Even if these fines stand, it is also clear that these incidents represented a very small proportion of the personal data breaches reported to the ICO over the first year since GDPR came into effect. The ICO states in its most recent Annual Report that it received 13,840 notifications of breach, and that it closed its files on 12,385 of these.
The Annual Report goes further and sets out the outcome for closed files. For the vast majority (82%) no further action was required by the ICO. This is likely to be because the breach was relatively minor, or because the organisation involved had proactively taken steps to learn from its mistakes and put remedial actions, such as additional security or internal processes in place. In 17% of cases further action was required from the data controller – these would typically be additional remedial actions which had not been identified by the data controller. Therefore, in the vast majority of cases, taking steps to reduce the risk of further breaches is seen as a higher priority than issuing fines.
Only 0.05% of cases led to the ICO pursuing fines. Given the number of breach reports received, this equates to around 6 or 7 potential fines - roughly in line with what has happened in previous years. The ICO’s threshold for when a fine may be appropriate is also likely to be fairly similar. The only change from previous years is that the maximum amount of the fine has increased. Even so, the proposed fines do not reach the maximum level permitted under GDPR of 4% of global turnover, leaving the ICO scope for even bigger fines in the future, particularly where breaches are suffered by companies with a large turnover.
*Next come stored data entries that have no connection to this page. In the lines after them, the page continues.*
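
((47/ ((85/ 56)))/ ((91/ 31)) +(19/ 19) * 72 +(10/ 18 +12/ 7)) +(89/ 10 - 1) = 92.72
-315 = -315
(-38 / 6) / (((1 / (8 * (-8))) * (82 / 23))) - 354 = -29558 / 123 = -240.31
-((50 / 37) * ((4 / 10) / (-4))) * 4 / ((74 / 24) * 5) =48 / 1369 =0.04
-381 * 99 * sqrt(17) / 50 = -37719 * sqrt(17) / 50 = -3110.39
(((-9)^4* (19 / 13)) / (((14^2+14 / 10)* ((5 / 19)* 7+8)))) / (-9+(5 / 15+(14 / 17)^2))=-201324285 / 325847522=-0.62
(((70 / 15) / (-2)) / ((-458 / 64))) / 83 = 224 / 57021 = 0.00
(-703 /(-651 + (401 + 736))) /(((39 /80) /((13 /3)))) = -28120 /2187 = -12.86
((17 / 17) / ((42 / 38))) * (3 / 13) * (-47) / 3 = -3.27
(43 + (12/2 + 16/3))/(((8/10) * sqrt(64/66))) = 68.97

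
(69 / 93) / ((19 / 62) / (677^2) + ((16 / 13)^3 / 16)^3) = 223576081283874982 / 476949532676055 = 468.76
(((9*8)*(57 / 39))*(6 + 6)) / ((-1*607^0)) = -16416 / 13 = -1262.77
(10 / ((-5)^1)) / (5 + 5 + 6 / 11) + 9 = 511 / 58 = 8.81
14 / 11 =1.27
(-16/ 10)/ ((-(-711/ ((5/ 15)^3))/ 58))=-0.00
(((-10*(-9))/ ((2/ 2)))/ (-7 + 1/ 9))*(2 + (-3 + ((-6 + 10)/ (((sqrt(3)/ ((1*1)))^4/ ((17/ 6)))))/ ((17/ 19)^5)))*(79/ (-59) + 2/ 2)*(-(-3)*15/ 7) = 36411268500/ 1069319363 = 34.05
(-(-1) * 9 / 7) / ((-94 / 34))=-153 / 329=-0.47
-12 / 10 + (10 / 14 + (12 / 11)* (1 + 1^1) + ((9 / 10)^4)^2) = 16374597517 / 7700000000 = 2.13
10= 10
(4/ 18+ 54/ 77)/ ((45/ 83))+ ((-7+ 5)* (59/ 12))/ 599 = 12604891/ 7471926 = 1.69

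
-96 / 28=-24 / 7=-3.43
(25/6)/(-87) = -25/522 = -0.05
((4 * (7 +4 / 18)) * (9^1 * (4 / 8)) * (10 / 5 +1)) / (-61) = -390 / 61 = -6.39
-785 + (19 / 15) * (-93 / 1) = -902.80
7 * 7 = 49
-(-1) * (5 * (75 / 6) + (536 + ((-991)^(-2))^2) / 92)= 6062740707266447 / 88732444331612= 68.33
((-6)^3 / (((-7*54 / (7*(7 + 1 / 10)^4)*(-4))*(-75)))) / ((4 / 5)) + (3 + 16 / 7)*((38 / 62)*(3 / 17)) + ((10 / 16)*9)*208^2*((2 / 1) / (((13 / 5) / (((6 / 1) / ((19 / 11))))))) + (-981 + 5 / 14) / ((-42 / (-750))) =186286566081630797 / 294382200000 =632805.13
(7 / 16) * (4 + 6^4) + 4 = 2291 / 4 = 572.75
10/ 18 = 5/ 9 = 0.56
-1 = -1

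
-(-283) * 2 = 566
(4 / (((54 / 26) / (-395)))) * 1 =-20540 / 27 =-760.74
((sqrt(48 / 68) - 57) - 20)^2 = 5800.32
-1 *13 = -13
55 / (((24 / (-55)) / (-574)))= 868175 / 12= 72347.92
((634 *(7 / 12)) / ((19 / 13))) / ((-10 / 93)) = -894257 / 380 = -2353.31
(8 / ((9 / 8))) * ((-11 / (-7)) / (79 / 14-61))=-1408 / 6975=-0.20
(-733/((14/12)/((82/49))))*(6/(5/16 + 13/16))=-1923392/343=-5607.56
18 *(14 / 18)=14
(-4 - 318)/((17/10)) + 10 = -3050/17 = -179.41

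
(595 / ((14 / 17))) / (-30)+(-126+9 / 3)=-147.08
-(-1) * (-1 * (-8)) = 8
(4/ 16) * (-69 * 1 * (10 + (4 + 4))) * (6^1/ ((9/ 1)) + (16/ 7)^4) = -20845935/ 2401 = -8682.19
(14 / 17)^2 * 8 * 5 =7840 / 289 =27.13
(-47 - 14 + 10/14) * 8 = -3376/7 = -482.29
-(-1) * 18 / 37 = 18 / 37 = 0.49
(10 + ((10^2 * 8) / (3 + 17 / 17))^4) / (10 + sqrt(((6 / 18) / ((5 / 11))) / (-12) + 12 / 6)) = 2880000018000 / 17651-9600000060 * sqrt(1745) / 17651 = 140444015.80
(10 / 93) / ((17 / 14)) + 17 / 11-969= -16823462 / 17391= -967.37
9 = 9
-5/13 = -0.38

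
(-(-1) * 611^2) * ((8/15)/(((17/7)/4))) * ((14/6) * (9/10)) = 292683664/425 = 688667.44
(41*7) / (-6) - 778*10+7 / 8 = -187847 / 24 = -7826.96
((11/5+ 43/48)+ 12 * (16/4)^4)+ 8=739943/240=3083.10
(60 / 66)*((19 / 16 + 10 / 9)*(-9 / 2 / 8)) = -1655 / 1408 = -1.18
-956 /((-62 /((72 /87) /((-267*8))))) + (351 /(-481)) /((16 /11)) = -0.51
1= 1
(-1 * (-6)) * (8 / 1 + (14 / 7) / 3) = 52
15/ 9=1.67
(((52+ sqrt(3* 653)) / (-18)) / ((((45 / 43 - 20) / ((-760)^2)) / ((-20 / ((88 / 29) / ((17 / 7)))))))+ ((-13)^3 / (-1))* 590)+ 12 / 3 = -3061135600* sqrt(1959) / 112959 - 12757754794 / 112959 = -1312382.62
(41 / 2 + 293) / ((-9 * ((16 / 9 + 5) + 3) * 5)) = -57 / 80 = -0.71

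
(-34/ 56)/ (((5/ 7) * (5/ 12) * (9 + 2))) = -51/ 275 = -0.19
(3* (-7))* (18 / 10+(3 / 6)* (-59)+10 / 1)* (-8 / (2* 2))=-3717 / 5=-743.40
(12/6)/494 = 0.00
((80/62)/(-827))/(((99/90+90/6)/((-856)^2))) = -293094400/4127557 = -71.01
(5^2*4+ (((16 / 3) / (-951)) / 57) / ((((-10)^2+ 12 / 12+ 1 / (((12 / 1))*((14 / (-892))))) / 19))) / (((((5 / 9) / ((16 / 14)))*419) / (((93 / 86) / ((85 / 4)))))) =1706171268288 / 68288365363225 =0.02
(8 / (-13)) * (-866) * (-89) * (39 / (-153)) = 616592 / 51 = 12090.04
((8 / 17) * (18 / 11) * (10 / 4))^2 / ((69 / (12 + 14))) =1123200 / 804287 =1.40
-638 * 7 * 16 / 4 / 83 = -17864 / 83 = -215.23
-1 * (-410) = 410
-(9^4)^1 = -6561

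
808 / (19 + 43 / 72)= 58176 / 1411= 41.23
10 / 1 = 10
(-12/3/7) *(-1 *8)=32/7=4.57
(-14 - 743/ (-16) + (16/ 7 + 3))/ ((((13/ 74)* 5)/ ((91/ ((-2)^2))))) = 977.03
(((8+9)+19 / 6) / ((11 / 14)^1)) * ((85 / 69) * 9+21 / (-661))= 4313848 / 15203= 283.75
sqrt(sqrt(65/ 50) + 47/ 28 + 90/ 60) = 2.08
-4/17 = -0.24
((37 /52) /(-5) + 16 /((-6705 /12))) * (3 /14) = -19867 /542360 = -0.04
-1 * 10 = -10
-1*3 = -3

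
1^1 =1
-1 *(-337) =337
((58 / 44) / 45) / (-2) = -29 / 1980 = -0.01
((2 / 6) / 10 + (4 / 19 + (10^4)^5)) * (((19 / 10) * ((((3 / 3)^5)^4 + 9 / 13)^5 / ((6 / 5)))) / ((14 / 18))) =36719628000000000000089544356 / 12995255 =2825618119844512477830.53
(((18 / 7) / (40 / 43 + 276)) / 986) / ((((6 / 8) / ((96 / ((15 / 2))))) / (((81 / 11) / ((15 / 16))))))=3566592 / 2825247425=0.00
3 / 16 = 0.19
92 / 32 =23 / 8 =2.88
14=14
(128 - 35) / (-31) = -3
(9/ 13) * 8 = 72/ 13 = 5.54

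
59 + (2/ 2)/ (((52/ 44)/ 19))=976/ 13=75.08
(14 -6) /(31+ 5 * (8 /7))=56 /257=0.22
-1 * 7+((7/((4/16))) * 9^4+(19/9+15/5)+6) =1653409/9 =183712.11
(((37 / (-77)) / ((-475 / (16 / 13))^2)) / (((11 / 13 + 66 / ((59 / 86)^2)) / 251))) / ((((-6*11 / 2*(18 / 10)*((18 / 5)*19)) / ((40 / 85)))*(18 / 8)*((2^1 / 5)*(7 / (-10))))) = -132415680512 / 125481644565412358223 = -0.00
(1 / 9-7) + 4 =-26 / 9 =-2.89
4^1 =4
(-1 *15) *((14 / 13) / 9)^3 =-13720 / 533871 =-0.03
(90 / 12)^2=225 / 4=56.25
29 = 29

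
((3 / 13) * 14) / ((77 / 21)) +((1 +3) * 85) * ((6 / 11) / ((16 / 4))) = 6756 / 143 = 47.24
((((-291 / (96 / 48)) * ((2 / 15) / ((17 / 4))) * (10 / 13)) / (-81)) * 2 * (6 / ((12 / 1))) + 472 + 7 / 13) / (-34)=-8459687 / 608634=-13.90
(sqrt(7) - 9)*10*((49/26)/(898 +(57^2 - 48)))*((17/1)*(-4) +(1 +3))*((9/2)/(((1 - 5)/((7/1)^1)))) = -1111320/53287 +123480*sqrt(7)/53287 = -14.72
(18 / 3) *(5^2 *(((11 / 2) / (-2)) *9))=-7425 / 2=-3712.50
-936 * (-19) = 17784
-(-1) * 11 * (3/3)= 11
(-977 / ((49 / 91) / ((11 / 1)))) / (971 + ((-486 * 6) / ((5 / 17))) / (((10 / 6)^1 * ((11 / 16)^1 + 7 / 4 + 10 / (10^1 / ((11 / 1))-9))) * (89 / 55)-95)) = -33844291195 / 1829757377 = -18.50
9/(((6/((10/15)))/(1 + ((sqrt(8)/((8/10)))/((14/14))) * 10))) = 1 + 25 * sqrt(2) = 36.36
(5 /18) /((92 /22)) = 55 /828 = 0.07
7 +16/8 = 9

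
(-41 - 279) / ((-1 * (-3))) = -106.67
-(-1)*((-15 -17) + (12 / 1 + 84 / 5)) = -16 / 5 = -3.20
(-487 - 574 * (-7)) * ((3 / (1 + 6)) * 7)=10593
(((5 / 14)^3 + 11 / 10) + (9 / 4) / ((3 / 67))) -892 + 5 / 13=-149861609 / 178360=-840.22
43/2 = 21.50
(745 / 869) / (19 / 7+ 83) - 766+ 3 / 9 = -79842677 / 104280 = -765.66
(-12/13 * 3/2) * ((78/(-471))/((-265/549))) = -19764/41605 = -0.48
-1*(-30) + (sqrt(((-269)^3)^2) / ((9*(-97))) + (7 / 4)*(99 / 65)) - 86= -5073034231 / 226980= -22350.14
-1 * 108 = -108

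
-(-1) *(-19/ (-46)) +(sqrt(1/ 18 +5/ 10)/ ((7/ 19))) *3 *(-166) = 19/ 46 - 3154 *sqrt(5)/ 7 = -1007.10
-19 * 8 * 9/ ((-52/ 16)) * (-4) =-21888/ 13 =-1683.69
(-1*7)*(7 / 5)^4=-16807 / 625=-26.89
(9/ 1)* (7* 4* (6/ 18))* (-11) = -924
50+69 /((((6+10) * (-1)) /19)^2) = 37709 /256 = 147.30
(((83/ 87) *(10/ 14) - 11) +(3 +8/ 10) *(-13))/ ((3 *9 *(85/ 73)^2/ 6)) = -1938082694/ 198001125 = -9.79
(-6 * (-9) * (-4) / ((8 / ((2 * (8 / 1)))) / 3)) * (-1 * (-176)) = -228096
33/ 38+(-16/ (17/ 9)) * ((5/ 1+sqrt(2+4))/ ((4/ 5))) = -33639/ 646-180 * sqrt(6)/ 17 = -78.01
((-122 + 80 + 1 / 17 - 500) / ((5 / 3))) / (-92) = 27639 / 7820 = 3.53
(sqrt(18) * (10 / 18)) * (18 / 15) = 2 * sqrt(2) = 2.83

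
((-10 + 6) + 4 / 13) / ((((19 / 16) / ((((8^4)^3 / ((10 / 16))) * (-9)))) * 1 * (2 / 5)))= 1899956092796928 / 247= 7692129930351.94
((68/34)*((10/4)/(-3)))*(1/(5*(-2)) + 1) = -3/2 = -1.50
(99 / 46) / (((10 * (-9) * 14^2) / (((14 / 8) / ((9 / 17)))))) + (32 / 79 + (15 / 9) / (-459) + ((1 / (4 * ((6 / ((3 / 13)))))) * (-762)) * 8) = -58.21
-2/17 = -0.12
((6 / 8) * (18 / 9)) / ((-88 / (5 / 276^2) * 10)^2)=0.00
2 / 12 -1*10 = -59 / 6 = -9.83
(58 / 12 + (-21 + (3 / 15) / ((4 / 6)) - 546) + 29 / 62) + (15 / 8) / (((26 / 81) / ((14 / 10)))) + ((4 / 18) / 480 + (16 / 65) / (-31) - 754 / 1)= -28447907 / 21762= -1307.23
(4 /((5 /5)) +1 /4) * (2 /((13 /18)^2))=2754 /169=16.30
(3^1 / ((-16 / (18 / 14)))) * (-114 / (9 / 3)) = 513 / 56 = 9.16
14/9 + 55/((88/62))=1451/36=40.31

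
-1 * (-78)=78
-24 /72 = -1 /3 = -0.33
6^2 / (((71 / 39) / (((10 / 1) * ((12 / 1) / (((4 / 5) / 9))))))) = 1895400 / 71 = 26695.77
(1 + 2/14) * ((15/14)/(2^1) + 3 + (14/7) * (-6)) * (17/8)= -4029/196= -20.56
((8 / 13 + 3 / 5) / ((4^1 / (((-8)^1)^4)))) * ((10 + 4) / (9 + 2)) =1132544 / 715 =1583.98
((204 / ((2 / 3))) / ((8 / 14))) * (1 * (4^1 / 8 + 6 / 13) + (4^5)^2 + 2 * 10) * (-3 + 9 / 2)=87597692973 / 104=842285509.36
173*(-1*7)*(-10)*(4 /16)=6055 /2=3027.50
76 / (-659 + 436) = -76 / 223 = -0.34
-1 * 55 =-55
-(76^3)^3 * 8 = -676725150772625408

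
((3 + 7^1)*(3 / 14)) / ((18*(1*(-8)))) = -5 / 336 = -0.01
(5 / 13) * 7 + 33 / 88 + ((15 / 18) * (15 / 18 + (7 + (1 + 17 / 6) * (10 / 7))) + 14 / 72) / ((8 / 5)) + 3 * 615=168816 / 91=1855.12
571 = 571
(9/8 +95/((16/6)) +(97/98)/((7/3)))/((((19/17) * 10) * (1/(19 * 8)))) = 867051/1715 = 505.57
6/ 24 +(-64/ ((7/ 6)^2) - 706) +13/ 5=-750.17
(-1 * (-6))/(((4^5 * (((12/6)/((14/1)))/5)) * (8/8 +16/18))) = 945/8704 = 0.11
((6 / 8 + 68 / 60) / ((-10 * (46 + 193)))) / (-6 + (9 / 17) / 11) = 0.00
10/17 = 0.59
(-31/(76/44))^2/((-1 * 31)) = -3751/361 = -10.39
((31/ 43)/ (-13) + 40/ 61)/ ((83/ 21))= 0.15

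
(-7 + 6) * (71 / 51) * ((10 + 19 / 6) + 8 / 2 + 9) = -11147 / 306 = -36.43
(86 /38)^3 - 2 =65789 /6859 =9.59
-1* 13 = -13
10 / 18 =5 / 9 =0.56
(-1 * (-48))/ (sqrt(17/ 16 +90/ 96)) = 24 * sqrt(2) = 33.94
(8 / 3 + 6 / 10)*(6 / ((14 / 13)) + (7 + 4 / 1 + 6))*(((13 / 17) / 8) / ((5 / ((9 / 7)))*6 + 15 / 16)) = 28756 / 99025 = 0.29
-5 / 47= -0.11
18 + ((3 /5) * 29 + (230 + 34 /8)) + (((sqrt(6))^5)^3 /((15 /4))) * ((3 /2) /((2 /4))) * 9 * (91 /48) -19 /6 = 15989 /60 + 19105632 * sqrt(6) /5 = 9360076.41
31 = 31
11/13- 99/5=-1232/65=-18.95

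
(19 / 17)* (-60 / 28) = -285 / 119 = -2.39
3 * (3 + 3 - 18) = -36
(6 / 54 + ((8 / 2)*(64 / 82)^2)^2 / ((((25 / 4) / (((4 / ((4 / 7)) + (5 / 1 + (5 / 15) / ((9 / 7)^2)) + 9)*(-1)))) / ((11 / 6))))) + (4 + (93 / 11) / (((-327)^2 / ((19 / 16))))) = -3533616549873256049 / 107688326396151600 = -32.81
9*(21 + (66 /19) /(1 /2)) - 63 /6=241.03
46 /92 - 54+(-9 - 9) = -143 /2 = -71.50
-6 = -6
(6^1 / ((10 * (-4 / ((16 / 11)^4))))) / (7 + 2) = -16384 / 219615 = -0.07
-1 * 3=-3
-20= -20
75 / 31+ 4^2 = 571 / 31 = 18.42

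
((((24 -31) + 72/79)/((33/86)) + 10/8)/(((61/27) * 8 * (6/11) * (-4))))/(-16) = -457287/19738624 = -0.02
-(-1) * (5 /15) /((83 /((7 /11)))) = 7 /2739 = 0.00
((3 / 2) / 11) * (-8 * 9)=-108 / 11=-9.82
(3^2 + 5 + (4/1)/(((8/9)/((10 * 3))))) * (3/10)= 447/10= 44.70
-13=-13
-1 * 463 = -463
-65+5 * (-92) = -525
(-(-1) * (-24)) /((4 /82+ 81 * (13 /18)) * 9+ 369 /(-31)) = -20336 /436407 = -0.05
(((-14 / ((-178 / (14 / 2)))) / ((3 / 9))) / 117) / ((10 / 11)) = 0.02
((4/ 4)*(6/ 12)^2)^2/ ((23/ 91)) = 91/ 368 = 0.25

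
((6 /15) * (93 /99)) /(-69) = -62 /11385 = -0.01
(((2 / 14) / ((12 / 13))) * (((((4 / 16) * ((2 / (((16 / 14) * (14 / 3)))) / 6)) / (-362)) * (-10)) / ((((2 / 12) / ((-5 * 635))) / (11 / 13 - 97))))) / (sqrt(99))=9921875 * sqrt(11) / 2675904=12.30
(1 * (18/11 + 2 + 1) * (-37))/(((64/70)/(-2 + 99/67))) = 2311575/23584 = 98.01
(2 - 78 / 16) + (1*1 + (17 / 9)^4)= 569753 / 52488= 10.85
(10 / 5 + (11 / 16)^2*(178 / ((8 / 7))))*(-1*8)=-77431 / 128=-604.93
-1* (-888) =888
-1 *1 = -1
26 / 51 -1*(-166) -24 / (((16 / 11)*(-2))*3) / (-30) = 339493 / 2040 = 166.42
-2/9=-0.22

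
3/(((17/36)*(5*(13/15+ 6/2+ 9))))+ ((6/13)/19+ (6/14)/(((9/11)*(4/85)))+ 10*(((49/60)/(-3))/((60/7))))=67003799683/6126676920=10.94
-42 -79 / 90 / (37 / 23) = -141677 / 3330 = -42.55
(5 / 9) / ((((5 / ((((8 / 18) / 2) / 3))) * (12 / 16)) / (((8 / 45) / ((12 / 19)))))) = 304 / 98415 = 0.00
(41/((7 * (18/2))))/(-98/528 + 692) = 3608/3835419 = 0.00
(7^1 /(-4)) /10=-7 /40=-0.18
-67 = -67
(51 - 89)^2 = 1444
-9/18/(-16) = 1/32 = 0.03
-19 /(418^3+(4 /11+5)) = -0.00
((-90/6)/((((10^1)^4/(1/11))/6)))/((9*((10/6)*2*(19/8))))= -3/261250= -0.00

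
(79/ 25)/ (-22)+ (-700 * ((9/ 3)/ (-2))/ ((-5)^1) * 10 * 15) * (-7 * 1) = 121274921/ 550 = 220499.86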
Finally, the travel sector will be understandably concerned about the number of fines in the sector. The industry is an attractive target for hackers due to the volume and nature of the data held, and it is this, and the breaches which have resulted, which have led to the fines rather than the ICO actively targeting the sector. That said, the fines should come as a wake-up call that information security and GDPR compliance should be regularly reviewed in order to minimise the risk of attack as far as possible.